Sebagai sebuah sistem sosial, judi tidak bisa dihapus sepenuhnya dari budaya masyarakat Indonesia.
Semiarto pun menyebutkan salah satu penelitian dari seorang antropolog Amerika Serikat, Clifford Geertz, yang telah banyak meneliti sistem sosial di Jawa dan Bali, termasuk salah satunya tentang sabung ayam. Adapun di Jawa, masyarakat lebih akrab dengan istilah totohan atau taruhan.
Ada dua hal yang digarisbawahi Semiarto dalam aktivitas berjudi yang telah melekat dengan budaya masyarakat, yakni solidaritas dan harapan.
Kedua hal tersebut membuat judi sulit diberantas dari sistem tatanan sosial.
“Menghilangkan judi, sabung ayam, misalnya, sama dengan menghilangkan gagasan-gagasan yang ada di komunitas itu. Gagasan dalam sabung ayam itu ada harapan, di sana yang bermain tidak hanya pejudinya, tetapi yang menonton juga ikut bertaruh, mereka meletakkan kepercayaan pada satu sama lain,” paparnya.
Sabung ayam dalam penelitian Clifford Geertz juga menunjukkan aspek yang kompleks dari kedekatan kebudayaan.
Sama halnya dengan tradisi totohan di Jawa, yang mengedepankan solidaritas, di mana kedekatan dapat menentukan apakah seseorang layak menerima modal lebih besar berdasarkan tingkat kepercayaan sesama rekan penjudi.
Dalam penelitian Clifford Geertz terkait dengan hierarki sosial, perjudian itu story they tell themselves about themselves, atau cerita yang mereka ceritakan tentang diri mereka sendiri.

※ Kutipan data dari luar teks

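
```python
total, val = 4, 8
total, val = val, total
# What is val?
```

Trace:
`total, val = 4, 8` → total = 4; val = 8
`total, val = val, total` → total = 8; val = 4
So val = 4

Answer: 4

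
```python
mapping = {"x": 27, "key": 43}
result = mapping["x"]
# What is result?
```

Trace:
`mapping = {"x": 27, "key": 43}` → mapping = {'x': 27, 'key': 43}
`result = mapping["x"]` → result = 27
So result = 27

Answer: 27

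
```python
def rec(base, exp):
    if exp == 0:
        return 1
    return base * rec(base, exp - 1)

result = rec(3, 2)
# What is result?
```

rec(3, 2) = 3 * 3 = 9

Answer: 9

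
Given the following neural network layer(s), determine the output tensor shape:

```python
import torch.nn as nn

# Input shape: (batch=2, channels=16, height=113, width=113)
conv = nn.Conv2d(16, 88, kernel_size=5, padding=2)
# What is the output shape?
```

Input: (2, 16, 113, 113) -> Output: (2, 88, 113, 113)

Answer: (2, 88, 113, 113)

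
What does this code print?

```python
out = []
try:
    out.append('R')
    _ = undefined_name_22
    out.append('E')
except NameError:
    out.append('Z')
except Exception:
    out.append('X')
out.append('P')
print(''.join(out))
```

Execution trace: 'R' (try body) → 'Z' (except NameError) → 'P' (after the try/except). Output: RZP

Answer: RZP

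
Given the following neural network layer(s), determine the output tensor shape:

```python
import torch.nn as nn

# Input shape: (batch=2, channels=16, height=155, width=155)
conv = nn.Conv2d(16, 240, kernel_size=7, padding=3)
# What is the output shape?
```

Input: (2, 16, 155, 155) -> Output: (2, 240, 155, 155)

Answer: (2, 240, 155, 155)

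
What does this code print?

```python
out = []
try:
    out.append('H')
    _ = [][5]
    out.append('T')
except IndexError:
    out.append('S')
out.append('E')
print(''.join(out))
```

Execution trace: 'H' (try body) → 'S' (except IndexError) → 'E' (after the try/except). Output: HSE

Answer: HSE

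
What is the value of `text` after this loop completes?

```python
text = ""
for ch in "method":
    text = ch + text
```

Reverse 'method'
`text` takes the values: "" → "m" → "em" → "tem" → "htem" → "ohtem" → "dohtem"

Answer: "dohtem"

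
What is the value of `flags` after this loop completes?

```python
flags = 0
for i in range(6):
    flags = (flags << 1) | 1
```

Build 6 consecutive 1-bits: 0b111111
`flags` takes the values: 0 → 1 → 3 → 7 → 15 → 31 → 63

Answer: 63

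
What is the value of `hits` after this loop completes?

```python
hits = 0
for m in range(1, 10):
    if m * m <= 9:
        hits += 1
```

Count numbers where m² ≤ 9
`hits` takes the values: 0 → 1 → 2 → 3

Answer: 3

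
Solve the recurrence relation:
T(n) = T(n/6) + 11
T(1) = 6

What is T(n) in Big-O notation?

Each step divides n by 6 and adds 11. After log_6(n) steps we reach T(1)=6. So T(n) = 11·log_6(n) + 6 = O(log n).

Answer: O(log n)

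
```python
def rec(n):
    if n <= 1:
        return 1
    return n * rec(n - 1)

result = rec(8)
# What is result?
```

rec(8) = 8 * 7 * 6 * 5 * 4 * 3 * 2 * 1 = 40320

Answer: 40320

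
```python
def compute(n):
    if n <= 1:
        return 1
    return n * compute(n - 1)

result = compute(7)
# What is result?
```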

Jadi, menurut dia, yang bertaruh bukan hanya yang punya jago, yang menonton juga bertaruh. Maka, judi itu salah satu cerita yang menggambarkan kehidupan mereka.
Judi yang sudah melekat dalam tatanan sosial tersebut membuat keberadaannya tidak bisa dihapus begitu saja karena sudah masuk ke dalam tatanan nilai, struktur sosial, dan tatanan kehidupan sehari-hari.

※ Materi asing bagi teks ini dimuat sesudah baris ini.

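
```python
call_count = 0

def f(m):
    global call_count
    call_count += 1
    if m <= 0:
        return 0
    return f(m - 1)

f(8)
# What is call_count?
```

Linear recursion stepping by 1: 9 calls from m=8 down to ≤0.

Answer: 9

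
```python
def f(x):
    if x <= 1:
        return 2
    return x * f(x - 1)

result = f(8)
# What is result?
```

f(8) = 8 * 7 * 6 * 5 * 4 * 3 * 2 * 2 = 80640

Answer: 80640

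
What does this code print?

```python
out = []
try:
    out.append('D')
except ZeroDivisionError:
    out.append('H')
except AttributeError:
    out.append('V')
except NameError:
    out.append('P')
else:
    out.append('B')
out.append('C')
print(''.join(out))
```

Execution trace: 'D' (try body, no exception) → 'B' (else) → 'C' (after the try/except). Output: DBC

Answer: DBC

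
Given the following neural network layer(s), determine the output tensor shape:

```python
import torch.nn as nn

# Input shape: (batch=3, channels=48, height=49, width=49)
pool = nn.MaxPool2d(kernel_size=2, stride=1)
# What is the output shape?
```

Input: (3, 48, 49, 49) -> Output: (3, 48, 48, 48)

Answer: (3, 48, 48, 48)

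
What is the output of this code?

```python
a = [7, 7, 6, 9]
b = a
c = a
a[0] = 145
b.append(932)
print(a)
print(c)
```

Key concept: multiple aliases.
Step by step:
`a = [7, 7, 6, 9]` → a = [7, 7, 6, 9]
`b = a` → b = [7, 7, 6, 9] (same object as a)
`c = a` → c = [7, 7, 6, 9] (same object as a, b)
`a[0] = 145` → a = [145, 7, 6, 9] (same object as b, c); b = [145, 7, 6, 9] (same object as a, c); c = [145, 7, 6, 9] (same object as a, b)
`b.append(932)` → a = [145, 7, 6, 9, 932] (same object as b, c); b = [145, 7, 6, 9, 932] (same object as a, c); c = [145, 7, 6, 9, 932] (same object as a, b)
`print(a)` → prints [145, 7, 6, 9, 932]
`print(c)` → prints [145, 7, 6, 9, 932]

Answer:
[145, 7, 6, 9, 932]
[145, 7, 6, 9, 932]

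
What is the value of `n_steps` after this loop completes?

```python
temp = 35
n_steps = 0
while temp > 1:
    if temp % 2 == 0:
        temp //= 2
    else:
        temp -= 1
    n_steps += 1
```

Steps to reduce 35 to 1
`n_steps` takes the values: 0 → 1 → 2 → 3 → 4 → 5 → 6 → 7

Answer: 7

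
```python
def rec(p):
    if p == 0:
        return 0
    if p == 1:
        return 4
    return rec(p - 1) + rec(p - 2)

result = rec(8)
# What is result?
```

Build up from base cases: rec(0)=0, rec(1)=4, rec(2)=4, rec(3)=8, rec(4)=12, rec(5)=20, rec(6)=32, ..., rec(8)=84

Answer: 84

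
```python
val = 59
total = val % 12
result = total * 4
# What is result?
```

Trace:
`val = 59` → val = 59
`total = val % 12` → total = 11
`result = total * 4` → result = 44
So result = 44

Answer: 44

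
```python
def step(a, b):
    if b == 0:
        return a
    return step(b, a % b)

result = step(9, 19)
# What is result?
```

step(9, 19) -> step(19, 9) -> step(9, 1) -> step(1, 0) -> 1

Answer: 1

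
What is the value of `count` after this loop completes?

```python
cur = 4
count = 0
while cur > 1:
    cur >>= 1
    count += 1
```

Count right shifts until 1
`count` takes the values: 0 → 1 → 2

Answer: 2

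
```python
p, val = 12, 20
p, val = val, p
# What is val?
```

Trace:
`p, val = 12, 20` → p = 12; val = 20
`p, val = val, p` → p = 20; val = 12
So val = 12

Answer: 12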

Apalagi ketika sudah menjadi industri, perputaran uang di dalam judi menjadi semakin besar, bahkan melibatkan pihak-pihak yang sangat kuat dan berpengaruh di lingkungan sekitar.
“Di level yang lebih tinggi, perusahaan-perusahaan itu bahkan sudah memiliki kerangka hukum, biasanya (arena judi) ditutup dengan arena ketangkasan atau hiburan, ada entitas legalnya. Jadi kalau ditangkap, mereka bisa bilang bahwa mereka sudah punya izin. Jadi, ini sudah saling terikat satu sama lain, sistem yang rumit, tidak akan bisa akan hilang begitu saja,” paparnya.
Kebijakan Melindungi Masyarakat Rentan
Para ahli antropologi dunia menilai bahwa judi adalah permainan yang membutuhkan kemampuan atau skill tingkat rendah (low skill games), karena hanya akan menghasilkan tiga kemungkinan yaitu menang, kalah, atau seri.
“Judi yang low skill itu, kita sangat familier, biasanya menggunakan metakomunikasi sinyal, atau sinyal-sinyal meta-komunikatif. Kita melihat perilaku binatang tertentu, serombongan burung berputar beberapa kali, angka-angkanya ketemu, lalu dipasang angkanya, kita menerjemahkan itu sebagai isyarat dan tanda-tanda, itulah yang ditemukan di tengah masyarakat sehari-hari,” kata Semiarto.
Mengingat judi telah menjadi sebuah sistem keyakinan, ia menilai bahwa sangat sulit untuk menghilangkan judi sepenuhnya.